At the cabinet retreat, nicknamed the Chequers summit, May finally thought she’d found a compromise. She set the stage carefully, issuing public threats to hardline Brexiteers to resign if they disagreed with her policy. She invited them to put up their own proposals, or to shut up. And shut up they did. For 48 hours, they kept quiet, then, once safely chauffeured back to London in their ministerial cars, Brexit Secretary David Davis resigned, swiftly followed by Boris Johnson, the foreign secretary. Both felt the Chequers agreement was too soft. To compound the situation, hardline Brexiteers in parliament, who form the so-called European Research Group, have successfully amended a customs bill as a response to the Chequers agreement, meaning the government’s position no longer actually reflects the Chequers agreement.

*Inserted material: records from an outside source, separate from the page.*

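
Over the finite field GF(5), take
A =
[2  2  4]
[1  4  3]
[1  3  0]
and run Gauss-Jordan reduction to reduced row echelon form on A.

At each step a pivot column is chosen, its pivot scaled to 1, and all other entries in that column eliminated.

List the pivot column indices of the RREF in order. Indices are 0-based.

pivot columns: 0, 1, 2

[1] R0 /= 2  ⇒  (1, 1, 2)
     R1 -= 1·R0  ⇒  (0, 3, 1)
     R2 -= 1·R0  ⇒  (0, 2, 3)
[2] R1 /= 3  ⇒  (0, 1, 2)
     R0 -= 1·R1  ⇒  (1, 0, 0)
     R2 -= 2·R1  ⇒  (0, 0, 4)
[3] R2 /= 4  ⇒  (0, 0, 1)
     R1 -= 2·R2  ⇒  (0, 1, 0)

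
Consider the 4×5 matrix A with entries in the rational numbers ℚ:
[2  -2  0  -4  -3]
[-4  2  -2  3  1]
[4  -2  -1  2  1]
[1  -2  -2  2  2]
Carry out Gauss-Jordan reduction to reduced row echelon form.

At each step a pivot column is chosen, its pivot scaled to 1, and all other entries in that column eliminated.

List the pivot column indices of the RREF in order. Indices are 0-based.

[1] R0 /= 2  ⇒  (1, -1, 0, -2, -3/2)
     R1 -= -4·R0  ⇒  (0, -2, -2, -5, -5)
     R2 -= 4·R0  ⇒  (0, 2, -1, 10, 7)
     R3 -= 1·R0  ⇒  (0, -1, -2, 4, 7/2)
[2] R1 /= -2  ⇒  (0, 1, 1, 5/2, 5/2)
     R0 -= -1·R1  ⇒  (1, 0, 1, 1/2, 1)
     R2 -= 2·R1  ⇒  (0, 0, -3, 5, 2)
     R3 -= -1·R1  ⇒  (0, 0, -1, 13/2, 6)
[3] R2 /= -3  ⇒  (0, 0, 1, -5/3, -2/3)
     R0 -= 1·R2  ⇒  (1, 0, 0, 13/6, 5/3)
     R1 -= 1·R2  ⇒  (0, 1, 0, 25/6, 19/6)
     R3 -= -1·R2  ⇒  (0, 0, 0, 29/6, 16/3)
[4] R3 /= 29/6  ⇒  (0, 0, 0, 1, 32/29)
     R0 -= 13/6·R3  ⇒  (1, 0, 0, 0, -21/29)
     R1 -= 25/6·R3  ⇒  (0, 1, 0, 0, -83/58)
     R2 -= -5/3·R3  ⇒  (0, 0, 1, 0, 34/29)

pivot columns: 0, 1, 2, 3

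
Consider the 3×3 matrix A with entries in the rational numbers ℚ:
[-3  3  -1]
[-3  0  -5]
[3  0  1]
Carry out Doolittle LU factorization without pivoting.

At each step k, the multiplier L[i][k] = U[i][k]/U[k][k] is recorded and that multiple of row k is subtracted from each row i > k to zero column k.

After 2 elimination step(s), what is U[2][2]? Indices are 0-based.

Step 1: pivot at (0,0) is -3.
  row1 ← row1 − (1)·row0  ⇒  L[1][0]=1, U row1=(0, -3, -4)
  row2 ← row2 − (-1)·row0  ⇒  L[2][0]=-1, U row2=(0, 3, 0)
Step 2: pivot at (1,1) is -3.
  row2 ← row2 − (-1)·row1  ⇒  L[2][1]=-1, U row2=(0, 0, -4)

U[2][2] = -4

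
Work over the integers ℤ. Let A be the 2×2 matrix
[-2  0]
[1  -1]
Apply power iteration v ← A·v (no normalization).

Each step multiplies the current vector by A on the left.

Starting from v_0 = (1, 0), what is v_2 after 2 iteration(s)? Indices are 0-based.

v_0 = (1, 0).
v_1 = A·v_0 = (-2, 1).
v_2 = A·v_1 = (4, -3).

v_2 = (4, -3)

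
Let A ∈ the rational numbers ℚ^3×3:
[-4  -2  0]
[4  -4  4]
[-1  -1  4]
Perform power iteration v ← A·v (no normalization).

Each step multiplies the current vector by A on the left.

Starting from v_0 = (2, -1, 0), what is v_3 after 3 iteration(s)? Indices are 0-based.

v_0 = (2, -1, 0).
v_1 = A·v_0 = (-6, 12, -1).
v_2 = A·v_1 = (0, -76, -10).
v_3 = A·v_2 = (152, 264, 36).

v_3 = (152, 264, 36)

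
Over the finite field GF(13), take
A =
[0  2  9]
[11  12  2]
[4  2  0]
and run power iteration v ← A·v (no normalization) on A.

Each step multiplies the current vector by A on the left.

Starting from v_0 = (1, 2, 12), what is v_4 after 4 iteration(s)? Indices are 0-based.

v_0 = (1, 2, 12).
v_1 = A·v_0 = (8, 7, 8).
v_2 = A·v_1 = (8, 6, 7).
v_3 = A·v_2 = (10, 5, 5).
v_4 = A·v_3 = (3, 11, 11).

v_4 = (3, 11, 11)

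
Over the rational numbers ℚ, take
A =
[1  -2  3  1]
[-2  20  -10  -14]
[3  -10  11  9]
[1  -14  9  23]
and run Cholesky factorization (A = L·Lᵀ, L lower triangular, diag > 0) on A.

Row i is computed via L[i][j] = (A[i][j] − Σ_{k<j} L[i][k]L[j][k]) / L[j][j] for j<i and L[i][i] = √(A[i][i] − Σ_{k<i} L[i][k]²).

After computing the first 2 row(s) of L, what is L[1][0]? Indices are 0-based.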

In any case, the EU is very likely to reject the Chequers agreement, as it tries to split the EU’s so-called founding ‘four freedoms’ — the freedom of goods, services, capital and people. The EU considers its four founding principles to be indivisible, whereas the Chequers agreement proposes different rules for freedom of goods versus services. Subsequently, there has been yet another cycle of leadership challenge rumours, with hardline Brexiteers threatening to find a way to remove May if she does not adhere to a hardline Brexit policy. 

Deep divisions

Lest you make the mistake of thinking the resignations and leadership vote threats were about principles, they are, in fact, internal Conservative Party divisions playing out on the national and international stage.

Brexit was never a serious policy proposal. It was always ancillary to, or a convenient vehicle for, the leadership ambitions of a series of Conservative men. It isn’t, for example, even clear whether Johnson is actually a Brexiteer, as he has in the past made pro-EU statements. It however is widely believed he is very interested in May’s job; a position boosted by United States President Donald Trump’s support for him in The Sun.

Regardless of their motivation, Brexiteers have two possible ways of ousting May. The first is by replacing her as leader of the Conservative Party. To do this, the powerful backbench group known as the 1922 Committee needs to collect 48 calls from members of parliament to trigger a leadership vote. Or, Brexiteers could table a vote of no confidence, in an attempt to trigger an election. Under the UK’s Fixed Term Parliaments Act, triggering an election is more difficult than previously, and in any case, there is no guarantee the Conservatives would win. Some polling shows the Labour Party ahead.

So where is this heading? May has defied the odds since becoming prime minister. Her leadership has been on a knife-edge and she’s managed to survive thus far, so don’t count her out. However, time is ticking and the EU’s tolerance for British vagueness is shrinking.

This week has seen increased calls, including from Tory backbenchers, for a second referendum on any final deal. Others are calling for parliamentary approval instead. However, it is not clear that there is actually a workable arrangement acceptable to the EU that would pass either public or parliamentary approval. Speculation has also started about an election fought over various conceptions of Brexit. And, finally, even if no deal can be negotiated with the EU, Britain will still leave automatically in March 2019.

A small faction of hardliners would prefer no deal at all to what they see as a bad deal, but most know this would be disastrous. Yet because Brexiteers cannot come up with a workable arrangement, it has become even more likely there will be no deal at all.

What is clear is that the entire British government has been consumed by Brexit. It has sucked the oxygen out of politics, and left no bandwidth for other issues. Serious issues, such as the deportation of legal British citizens of the Windrush generation and the bungling of a universal welfare credit that has left thousands in financial peril, have received scant attention compared to Brexit. May has lurched from leadership crisis to leadership crisis, and that shows no sign of changing soon.